Un beso senza fine

Un beso senza fine

                                                             Un beso senza fine

“No hay ayer, ni hay un mañana” nos cantaba Gino Paoli mientras sellaba sus labios con mis besos para que no gritara.

Le había propuesto que nos metiéramos en el auto a escuchar las canciones que me había grabado mi hermana. La excusa era que mi casa había quedado vacía después del divorcio y no contaba con reproductor de CDs. Pero la verdad, es que la ausencia de muebles y las paredes grises no proporcionaban un ambiente acogedor y mi timidez no me permitía acercarme a ella. Nervioso, tomando un libro y cruzando los brazos, le dije un discurso innecesariamente extenso para convencerla de que ir al auto era la mejor opción. Ella no tardó ni un segundo en asentir, y con esa determinación que la caracterizaba, caminó directo hacia la puerta.
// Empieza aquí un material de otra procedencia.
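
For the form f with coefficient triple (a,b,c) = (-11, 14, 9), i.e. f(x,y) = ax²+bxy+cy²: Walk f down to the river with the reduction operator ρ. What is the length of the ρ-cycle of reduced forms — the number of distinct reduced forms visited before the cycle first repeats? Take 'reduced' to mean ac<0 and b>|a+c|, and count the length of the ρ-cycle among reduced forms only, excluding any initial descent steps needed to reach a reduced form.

D = 592, ⌊√D⌋ = 24
river: ρ → (9,22,-3)
river: ρ → (-3,20,16)
river: ρ → (16,12,-7)
river: ρ → (-7,16,12)
river: ρ → (12,8,-11)
river: ρ → (-11,14,9)
ρ-cycle length = 6 (tail of 0 descent steps not counted)

6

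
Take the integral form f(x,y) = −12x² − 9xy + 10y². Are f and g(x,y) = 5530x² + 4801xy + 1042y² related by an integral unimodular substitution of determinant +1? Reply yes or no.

D₁ = 561, D₂ = 561
river cycle of f (length 16): (10, 9, -12), (-12, 15, 7), (7, 13, -14), (-14, 15, 6), (6, 21, -5), (-5, 19, 10), (10, 21, -3), (-3, 21, 10), (10, 19, -5), (-5, 21, 6), … (6 more)
river cycle of g (length 16): (7, 13, -14), (-14, 15, 6), (6, 21, -5), (-5, 19, 10), (10, 21, -3), (-3, 21, 10), (10, 19, -5), (-5, 21, 6), (6, 15, -14), (-14, 13, 7), … (6 more)
cycles coincide ⇒ equivalent

yes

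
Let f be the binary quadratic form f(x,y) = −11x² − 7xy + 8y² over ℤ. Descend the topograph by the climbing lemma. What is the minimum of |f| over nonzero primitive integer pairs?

descent: ρ → (8,7,-11)  [lands on river]
river: ρ → (-11,15,4)
river: ρ → (4,17,-7)
river: ρ → (-7,11,10)
river: ρ → (10,9,-8)
river: ρ → (-8,7,11)
river: ρ → (11,15,-4)
river: ρ → (-4,17,7)
river: ρ → (7,11,-10)
river: ρ → (-10,9,8)
closes: descent 1, river 10
min |a| on river = 4

4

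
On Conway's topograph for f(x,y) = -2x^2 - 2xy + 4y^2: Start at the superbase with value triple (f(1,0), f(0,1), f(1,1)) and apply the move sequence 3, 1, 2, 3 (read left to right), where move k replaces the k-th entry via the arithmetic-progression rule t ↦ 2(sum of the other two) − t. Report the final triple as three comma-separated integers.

start (-2,4,0) = (f(1,0),f(0,1),f(1,1))
replace slot 3: 2·((-2)+4) − 0 = 4 → (-2,4,4)
replace slot 1: 2·(4+4) − (-2) = 18 → (18,4,4)
replace slot 2: 2·(18+4) − 4 = 40 → (18,40,4)
replace slot 3: 2·(18+40) − 4 = 112 → (18,40,112)

18,40,112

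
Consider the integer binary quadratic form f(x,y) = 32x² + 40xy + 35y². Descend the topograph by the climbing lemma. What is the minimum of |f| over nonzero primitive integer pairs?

translate: b→-24 (≡40 mod 64), so (32,40,35)→(32,-24,27)
flip: (32,-24,27)→(27,24,32)
reduced (well bottom): (27,24,32) with a≤c, −a<b≤a
well minimum = a = 27

27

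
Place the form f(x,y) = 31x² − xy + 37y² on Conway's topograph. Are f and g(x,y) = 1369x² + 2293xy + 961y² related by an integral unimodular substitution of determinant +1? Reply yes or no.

D₁ = -4587, D₂ = -4587
f: reduced (well bottom): (31,-1,37) with a≤c, −a<b≤a
g: translate: b→-445 (≡2293 mod 2738), so (1369,2293,961)→(1369,-445,37)
g: flip: (1369,-445,37)→(37,445,1369)
g: translate: b→1 (≡445 mod 74), so (37,445,1369)→(37,1,31)
g: flip: (37,1,31)→(31,-1,37)
g: reduced (well bottom): (31,-1,37) with a≤c, −a<b≤a
reduced forms (31, -1, 37) vs (31, -1, 37) ⇒ equivalent

yes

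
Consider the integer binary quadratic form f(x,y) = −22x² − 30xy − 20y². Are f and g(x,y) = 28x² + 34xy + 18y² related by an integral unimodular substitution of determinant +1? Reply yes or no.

D₁ = -860, D₂ = -860
f is negative-definite; reduce −f:
−f: translate: b→-14 (≡30 mod 44), so (22,30,20)→(22,-14,12)
−f: flip: (22,-14,12)→(12,14,22)
−f: translate: b→-10 (≡14 mod 24), so (12,14,22)→(12,-10,20)
−f: reduced (well bottom): (12,-10,20) with a≤c, −a<b≤a
flip sign back: reduced form of f is (-12,10,-20)
g: translate: b→-22 (≡34 mod 56), so (28,34,18)→(28,-22,12)
g: flip: (28,-22,12)→(12,22,28)
g: translate: b→-2 (≡22 mod 24), so (12,22,28)→(12,-2,18)
g: reduced (well bottom): (12,-2,18) with a≤c, −a<b≤a
reduced forms (-12, 10, -20) vs (12, -2, 18) ⇒ inequivalent

no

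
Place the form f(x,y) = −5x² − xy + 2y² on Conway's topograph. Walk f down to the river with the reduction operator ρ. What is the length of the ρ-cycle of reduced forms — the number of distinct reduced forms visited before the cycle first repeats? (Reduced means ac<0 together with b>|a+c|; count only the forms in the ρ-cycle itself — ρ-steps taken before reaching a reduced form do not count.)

D = 41, ⌊√D⌋ = 6
descent: ρ → (2,5,-2)  [lands on river]
river: ρ → (-2,3,4)
river: ρ → (4,5,-1)
river: ρ → (-1,5,4)
river: ρ → (4,3,-2)
river: ρ → (-2,5,2)
river: ρ → (2,3,-4)
river: ρ → (-4,5,1)
river: ρ → (1,5,-4)
river: ρ → (-4,3,2)
ρ-cycle length = 10 (tail of 1 descent step not counted)

10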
Ya dentro del auto la proximidad era inevitable. La noche debía ser lluviosa, porque eso hacía nuestra escena más romántica. Como romántico yo, que conociéndola menos del diez por ciento la citaba en lugares inesperados, le leía fragmentos de las novelas más tristes que conocía y la contemplaba mientras dormía. No sabía nada de su vida. Solo la había visto una vez en la cafetería escribiendo en su diario y otra vez en la lavandería donde le regalé un libro con mi teléfono escrito en la contratapa.
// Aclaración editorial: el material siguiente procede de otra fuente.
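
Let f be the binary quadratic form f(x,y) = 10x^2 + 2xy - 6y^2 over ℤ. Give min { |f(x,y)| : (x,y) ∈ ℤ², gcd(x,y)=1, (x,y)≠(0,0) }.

descent: ρ → (-6,10,6)  [lands on river]
river: ρ → (6,14,-2)
river: ρ → (-2,14,6)
river: ρ → (6,10,-6)
river: ρ → (-6,14,2)
river: ρ → (2,14,-6)
closes: descent 1, river 6
min |a| on river = 2

2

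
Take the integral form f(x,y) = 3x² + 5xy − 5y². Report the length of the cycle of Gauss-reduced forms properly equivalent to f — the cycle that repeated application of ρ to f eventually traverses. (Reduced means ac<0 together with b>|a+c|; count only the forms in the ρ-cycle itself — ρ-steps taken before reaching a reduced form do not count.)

D = 85, ⌊√D⌋ = 9
river: ρ → (-5,5,3)
river: ρ → (3,7,-3)
river: ρ → (-3,5,5)
river: ρ → (5,5,-3)
river: ρ → (-3,7,3)
river: ρ → (3,5,-5)
ρ-cycle length = 6 (tail of 0 descent steps not counted)

6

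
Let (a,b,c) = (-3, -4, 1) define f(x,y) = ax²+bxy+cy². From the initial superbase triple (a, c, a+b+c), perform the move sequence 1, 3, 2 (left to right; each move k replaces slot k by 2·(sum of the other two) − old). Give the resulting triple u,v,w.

start (-3,1,-6) = (f(1,0),f(0,1),f(1,1))
replace slot 1: 2·(1+(-6)) − (-3) = -7 → (-7,1,-6)
replace slot 3: 2·((-7)+1) − (-6) = -6 → (-7,1,-6)
replace slot 2: 2·((-7)+(-6)) − 1 = -27 → (-7,-27,-6)

-7,-27,-6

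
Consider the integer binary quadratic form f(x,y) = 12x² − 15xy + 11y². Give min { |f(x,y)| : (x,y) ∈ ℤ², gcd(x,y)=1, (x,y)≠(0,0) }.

translate: b→9 (≡-15 mod 24), so (12,-15,11)→(12,9,8)
flip: (12,9,8)→(8,-9,12)
translate: b→7 (≡-9 mod 16), so (8,-9,12)→(8,7,11)
reduced (well bottom): (8,7,11) with a≤c, −a<b≤a
well minimum = a = 8

8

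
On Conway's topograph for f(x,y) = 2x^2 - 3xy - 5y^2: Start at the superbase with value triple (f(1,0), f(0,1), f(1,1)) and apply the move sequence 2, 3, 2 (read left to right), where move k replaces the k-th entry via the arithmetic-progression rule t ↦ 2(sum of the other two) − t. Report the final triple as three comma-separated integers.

start (2,-5,-6) = (f(1,0),f(0,1),f(1,1))
replace slot 2: 2·(2+(-6)) − (-5) = -3 → (2,-3,-6)
replace slot 3: 2·(2+(-3)) − (-6) = 4 → (2,-3,4)
replace slot 2: 2·(2+4) − (-3) = 15 → (2,15,4)

2,15,4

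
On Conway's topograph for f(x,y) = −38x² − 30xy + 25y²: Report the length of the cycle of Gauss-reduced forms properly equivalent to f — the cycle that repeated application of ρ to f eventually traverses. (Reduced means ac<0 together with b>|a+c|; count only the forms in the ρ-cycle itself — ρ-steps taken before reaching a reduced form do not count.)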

Fue, dentro del coche y empapados por la lluvia, que compartíamos un espacio por tercera vez. Puse el CD prometido. “Senza fine” comenzó a sonar, nos miramos por unos segundos, prolongando lo inevitable. Agradecí que ella tomara la iniciativa de gritar para poder callarla con un beso y jugar a lo mismo de reverso. Un beso que hacía olvidarnos de la muerte. Un beso “senza fine”, sin final.